Nothing makes people feel at ease more than a very public discussion about pooping… Right?

Fortunately for you, I’m not making this a video or podcast, so you can read it anywhere. Even on a public toilet.

Let’s talk about conservation of energy. Now, I know that’s a scientific principle of something, but I’m no scientist so I’m not sure how accurate I’ll be, but this whole thing seems rather obvious to me. So much so, that I’m more than a little shocked no rabid capitalistas have leapt on the Bidet Bandwagon. And no, that bandwagon doesn’t sound very fun, but we’ll get to the bidet in a moment. First, we need to talk about toilet paper.

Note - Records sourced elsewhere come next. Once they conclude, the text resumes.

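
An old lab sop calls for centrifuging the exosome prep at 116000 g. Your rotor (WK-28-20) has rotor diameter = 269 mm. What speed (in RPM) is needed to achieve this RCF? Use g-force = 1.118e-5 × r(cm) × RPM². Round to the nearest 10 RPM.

≈ 27770 RPM

r = 269 mm / 2 = 134.5 mm = 13.45 cm
RCF = 1.118 × 10⁻⁵ × r × N²
116,000 = 1.118 × 10⁻⁵ × 13.45 × N²
N² = 116,000 / (15.0371 × 10⁻⁵) = 771,425,341
N ≈ √771,425,341 ≈ 27,774.5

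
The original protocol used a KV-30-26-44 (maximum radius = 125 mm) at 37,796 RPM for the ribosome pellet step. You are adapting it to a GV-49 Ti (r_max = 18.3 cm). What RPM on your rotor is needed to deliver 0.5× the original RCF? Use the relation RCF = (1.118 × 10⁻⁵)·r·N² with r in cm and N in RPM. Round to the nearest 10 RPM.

22090 RPM

Original rotor: r = 125 mm = 12.5 cm
RCF_original = 1.118 × 10⁻⁵ × 12.5 × (37796)² = 1.118 × 10⁻⁵ × 12.5 × 1,428,537,616 ≈ 199,638.1 × g
Target RCF = 0.5 × 199,638.1 ≈ 99,819.1 × g
99,819.1 = 1.118 × 10⁻⁵ × 18.3 × N²
N² = 99,819.1 / (20.4594 × 10⁻⁵) = 487,888,697
N ≈ √487,888,697 ≈ 22,088.2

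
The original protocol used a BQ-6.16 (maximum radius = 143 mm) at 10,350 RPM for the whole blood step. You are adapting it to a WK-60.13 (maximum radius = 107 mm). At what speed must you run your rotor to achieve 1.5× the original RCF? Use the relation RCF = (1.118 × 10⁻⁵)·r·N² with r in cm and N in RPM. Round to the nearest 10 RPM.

Original rotor: r = 143 mm = 14.3 cm
RCF_original = 1.118 × 10⁻⁵ × 14.3 × (10350)² = 1.118 × 10⁻⁵ × 14.3 × 107,122,500 ≈ 17,126.1 × g
Target RCF = 1.5 × 17,126.1 ≈ 25,689.1 × g
Your rotor: r = 107 mm = 10.7 cm
25,689.1 = 1.118 × 10⁻⁵ × 10.7 × N²
N² = 25,689.1 / (11.9626 × 10⁻⁵) = 214,745,122
N ≈ √214,745,122 ≈ 14,654.2

≈ 14650 RPM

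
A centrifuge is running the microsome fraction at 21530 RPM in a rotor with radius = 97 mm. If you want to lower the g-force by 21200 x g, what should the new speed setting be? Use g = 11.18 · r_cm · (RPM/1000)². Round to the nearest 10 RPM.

N₂ ≈ 16370 RPM

r = 97 mm = 9.7 cm
Current RCF = 11.18 × 9.7 × (21.53)² = 11.18 × 9.7 × 463.5409 ≈ 50,269.2 × g
Target RCF = 50,269.2 − 21,200 = 29,069.2 × g
(N/1000)² = 29,069.2 / 108.446 = 268.0523
N = 1000 × √268.0523 ≈ 16,372.3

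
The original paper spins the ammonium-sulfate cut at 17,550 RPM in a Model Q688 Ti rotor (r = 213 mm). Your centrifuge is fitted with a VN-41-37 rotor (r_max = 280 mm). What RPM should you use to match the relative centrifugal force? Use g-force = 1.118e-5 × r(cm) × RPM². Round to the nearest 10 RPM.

Original rotor: r = 213 mm = 21.3 cm
RCF_original = 1.118 × 10⁻⁵ × 21.3 × (17550)² = 1.118 × 10⁻⁵ × 21.3 × 308,002,500 ≈ 73,345.9 × g
Your rotor: r = 280 mm = 28.0 cm
73,345.9 = 1.118 × 10⁻⁵ × 28 × N²
N² = 73,345.9 / (31.304 × 10⁻⁵) = 234,302,006
N ≈ √234,302,006 ≈ 15,306.9

15310 RPM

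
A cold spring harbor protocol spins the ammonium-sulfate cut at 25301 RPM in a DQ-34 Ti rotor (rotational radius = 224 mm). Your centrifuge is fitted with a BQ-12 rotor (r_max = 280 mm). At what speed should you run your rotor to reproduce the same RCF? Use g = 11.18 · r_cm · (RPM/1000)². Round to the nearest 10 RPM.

≈ 22630 RPM

Original rotor: r = 224 mm = 22.4 cm
RCF_original = 11.18 × 22.4 × (25.301)² = 11.18 × 22.4 × 640.140601 ≈ 160,311.7 × g
Your rotor: r = 280 mm = 28.0 cm
160,311.7 = 11.18 × 28 × (N/1000)²
(N/1000)² = 160,311.7 / 313.04 = 512.1125
N = 1000 × √512.1125 ≈ 22,629.9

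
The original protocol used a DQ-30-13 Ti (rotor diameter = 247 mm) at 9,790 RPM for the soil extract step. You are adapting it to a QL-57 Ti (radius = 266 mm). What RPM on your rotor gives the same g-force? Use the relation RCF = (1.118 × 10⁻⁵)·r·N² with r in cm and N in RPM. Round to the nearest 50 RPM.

Original rotor: r = 247 mm / 2 = 123.5 mm = 12.35 cm
RCF_original = 1.118 × 10⁻⁵ × 12.35 × (9790)² = 1.118 × 10⁻⁵ × 12.35 × 95,844,100 ≈ 13,233.5 × g
Your rotor: r = 266 mm = 26.6 cm
13,233.5 = 1.118 × 10⁻⁵ × 26.6 × N²
N² = 13,233.5 / (29.7388 × 10⁻⁵) = 44,499,106
N ≈ √44,499,106 ≈ 6,670.8

≈ 6650 RPM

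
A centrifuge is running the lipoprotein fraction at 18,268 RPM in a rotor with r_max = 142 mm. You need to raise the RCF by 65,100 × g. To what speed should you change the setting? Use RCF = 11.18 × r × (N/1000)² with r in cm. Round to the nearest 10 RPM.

N₂ ≈ 27270 RPM

r = 142 mm = 14.2 cm
Current RCF = 11.18 × 14.2 × (18.268)² = 11.18 × 14.2 × 333.719824 ≈ 52,980 × g
Target RCF = 52,980 + 65,100 = 118,080 × g
(N/1000)² = 118,080 / 158.756 = 743.7829
N = 1000 × √743.7829 ≈ 27,272.4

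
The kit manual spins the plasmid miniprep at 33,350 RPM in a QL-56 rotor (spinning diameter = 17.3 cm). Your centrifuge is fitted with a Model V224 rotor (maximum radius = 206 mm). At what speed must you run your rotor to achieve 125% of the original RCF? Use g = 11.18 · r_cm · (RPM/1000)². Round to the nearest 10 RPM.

Original rotor: r = 17.3 / 2 = 8.65 cm
RCF = 11.18 × r × (N/1000)²
RCF_original = 11.18 × 8.65 × (33.35)² = 11.18 × 8.65 × 1,112.2225 ≈ 107,559.7 × g
Target RCF = 1.25 × 107,559.7 ≈ 134,449.6 × g
Your rotor: r = 206 mm = 20.6 cm
134,449.6 = 11.18 × 20.6 × (N/1000)²
(N/1000)² = 134,449.6 / 230.308 = 583.7817
N = 1000 × √583.7817 ≈ 24,161.6

24160 RPM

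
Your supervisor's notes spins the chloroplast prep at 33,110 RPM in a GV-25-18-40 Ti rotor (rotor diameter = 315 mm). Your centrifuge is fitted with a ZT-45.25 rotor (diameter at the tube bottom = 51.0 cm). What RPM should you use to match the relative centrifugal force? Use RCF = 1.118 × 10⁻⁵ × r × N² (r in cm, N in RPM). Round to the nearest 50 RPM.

≈ 26000 RPM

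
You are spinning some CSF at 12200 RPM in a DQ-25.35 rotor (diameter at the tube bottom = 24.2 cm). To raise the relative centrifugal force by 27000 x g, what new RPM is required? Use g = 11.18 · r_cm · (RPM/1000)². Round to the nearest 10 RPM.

r = 24.2 / 2 = 12.1 cm
Current RCF = 11.18 × 12.1 × (12.2)² = 11.18 × 12.1 × 148.84 ≈ 20,134.8 × g
Target RCF = 20,134.8 + 27,000 = 47,134.8 × g
(N/1000)² = 47,134.8 / 135.278 = 348.4292
N = 1000 × √348.4292 ≈ 18,666.3

18670 RPM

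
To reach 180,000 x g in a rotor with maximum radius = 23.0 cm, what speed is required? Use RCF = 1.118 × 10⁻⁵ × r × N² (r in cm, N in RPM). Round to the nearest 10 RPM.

RCF = 1.118 × 10⁻⁵ × r × N²
180,000 = 1.118 × 10⁻⁵ × 23 × N²
N² = 180,000 / (25.714 × 10⁻⁵) = 700,007,778
N ≈ √700,007,778 ≈ 26,457.7

26460 RPM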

We Americans appear to go through about 141 rolls a year per person, at least according to Statista (See link above. -Ed.) Note that the rolls they are referencing are 90 grams (Siri says that’s 3.7 ounces), which I’m assuming are the classic-style rolls. Of course, almost everyone buys the jumbo and mega roll packs, so some basic maths will need to be performed…

Oh, never mind! Some nice person over at The Federalist, a right-wing eTabloid, took care of that for us. Go ahead. Read it. It won’t bite, but you might come away with a spike in your depression for a few days.

You see, he says the maths are all wrong because we aren’t buying those dinky little old-timey toilet paper rolls. No, we are, as I just mentioned, buying those large rolls so… We’re not really using a 141 rolls a year, per American, mind you, we’re really using 56.

And that’s a whole lot less than 141… Right?

I guess the simple fact that slipped past this stable genius is that the heavier rolls are longer and have more material in them. You know, all those plys, they come from somewhere, dude. Go to Costco, Walmart, Sam’s Club, or any big box store that carries toilet paper, and you’ll find stacks of “Double” and “Triple” roll options.

So, Kyle, let’s talk this out. I think you could be right that most Americans use about one roll a week, but you know, those rolls are double and triple that basic roll, so its still approximately THREE ROLLS A WEEK. The fact that there are double and triple roll products explains the 2.7 rolls a week that the study actually cites, the number “3” being rounded for clarity and because rounding numbers isn’t typically considered a criminal act.

Science is hard. I get it.

Also, I should note that the Fortune piece above was published in 2019, before the pandemic. I doubt that Americans used more toilet paper during lockdowns, but we sure as hell bought a lot more at one time. Gotta love those hoarders and preppers. Of course, you can only hoard essentials if you have the resources to do so.


Oh… Kyle… Wow, man. I’m so sorry…

Damn, that’s lot of toilet paper

Let’s get down to brass tacks. Nobody likes wiping. It’s gross and irritating and the paper can fall apart, and don’t get me started about criminally thin industrial-grade TP in public, retail and commercial bathrooms. It gets stuck to shoes, falls out of trash cans, doesn’t evacuate “the crevasse”, and periodically difficult to locate for purchase. Yeah, everybody poops, but I’m quite sure most of us don’t like it. It may be biological process necessary for the proper operation of the human body, but it’s a pain in the ass, literally and figuratively.

Must we complicate it? Turns out we kind of need to, and yes, there is a Wikipedia entry on “Anal Hygiene.”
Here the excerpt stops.